The wonderful thing about eating in Bali is that you’re spoiled with diversity. I’m a big advocate for the local cuisine as it’s seriously tasty, deeply connected to the landscape and our culture, and deserves more attention than it currently gathers. At the same time, it’s exciting to see how the international food scene has blossomed. Many talented professional and home cooks from all stretches of the globe have set-up camp here over the past few years, bringing with them everything from natural wine-making skills to seriously sharp sourdough wisdom and pizza-dough formulas straight out of Naples. Pair all this with the fresh, carefully cultivated produce that springs from the island’s rich volcanic earth and you have, in my opinion, one of the most fascinating (and at times, random) culinary melting pots of the world.

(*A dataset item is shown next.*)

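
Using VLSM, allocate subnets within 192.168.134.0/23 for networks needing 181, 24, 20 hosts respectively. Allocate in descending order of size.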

But back to the local food. If there’s any piece advice I would offer to people travelling or living in Bali who would want to know more about it, it would be to eat as much of it as you can outside your classic restaurant setting – join a cooking class, ask people if you can meet a great home cook, go to the morning markets for breakfast and the night markets for dinner. Balinese food at its purest is so vibrant, layered and full of meaning and it tastes so much better when you consume it in its original context.
The main thing I’d like to emphasise, is that if you’re dining in Bali, look for honesty, go local as much as possible and don’t be afraid to seek out the artisanal stuff. Native ingredients and old-school cooking methods are at a risk of dying out. The best way to preserve them is to support them, and the best way to support them is to consume them. How fun is that?